Reputation: 858
I'm new in QT, and I'm just testing out the MOC. For a given class:
class Counter : public QObject
{
Q_OBJECT
int m_value;
public:
Counter() {m_value = 0;}
~Counter() {}
int value() {return m_value;}
public slots:
void setValue(int value);
signals:
void valueChanged(int newValue);
};
I want to get a list of all methods in a class, but seem to only be getting a list of signals and slots, although the documentation says it should be all methods? Here's my code:
#include <QCoreApplication>
#include <QObject>
#include <QMetaMethod>
#include <iostream>
using std::cout;
using std::endl;
int main(int argc, char *argv[])
{
QCoreApplication app(argc, argv);
const QMetaObject cntmo = Counter::staticMetaObject;
for(int i = 0; i != cntmo.methodCount(); ++i)
{
QMetaMethod qmm(cntmo.method(i));
cout << qmm.signature() << endl;
}
return app.exec();
}
Please beware this is my best c/p, perhaps I forgot to include some headers.
My output:
destroyed(QObject*)
destroyed()
deleteLater()
_q_reregisterTimers(void*)
valueChanged(int)
setValue(int)
Does anyone know why this is happening? Does qt not recognise
int value() {return m_value;}
as a valid method? If so, is there a macro I've forgotten or something like that?
P.S. I'm using 4.6.2
UPDATE
I forgot the implementation of the setValue
method, not that it makes too much a difference to my actual question.

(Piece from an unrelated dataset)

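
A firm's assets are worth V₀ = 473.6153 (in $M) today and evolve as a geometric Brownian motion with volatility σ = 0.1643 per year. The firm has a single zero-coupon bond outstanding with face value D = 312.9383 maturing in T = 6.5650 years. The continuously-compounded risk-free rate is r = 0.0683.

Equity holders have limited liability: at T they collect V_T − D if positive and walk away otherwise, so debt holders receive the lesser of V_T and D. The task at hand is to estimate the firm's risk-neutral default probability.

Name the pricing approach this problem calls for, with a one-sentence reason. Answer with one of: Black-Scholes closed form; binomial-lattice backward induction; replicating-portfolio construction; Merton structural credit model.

Key observation: the data describe a firm's assets (V₀ = 473.6153, GBM) and a single zero-coupon debt of face 312.9383, so credit quantities follow from equity-as-call in the structural model.

framework: Merton structural credit model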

void Counter::setValue(int value)
{
if(value != m_value)
{
m_value = value;
emit valueChanged(value);
}
}
Upvotes: 0
Views: 405
Reputation: 1920
As far as I remember you can't access all methods of a QObject subclass through the QMetaObject it provides access only for the signals, slots and INVOCABLE methods:
class MyClass: public QObject {
Q_OBJECT
public:
Q_INVOCABLE int someMethod(const QString &someParam);
};
Maybe it's also provide access to Q_PROPERTY getters and setters. Read articles about Qt object model and meta object system more carefully.
Quotation from QMetaObject class description (http://doc.trolltech.com/4.6/qmetaobject.html#details):
"method() and methodCount() provide information about a class's meta-methods (signals, slots and other invokable member functions)."
There is no information about normal C++ methods access. And actually it's good since reflective techniques are slow.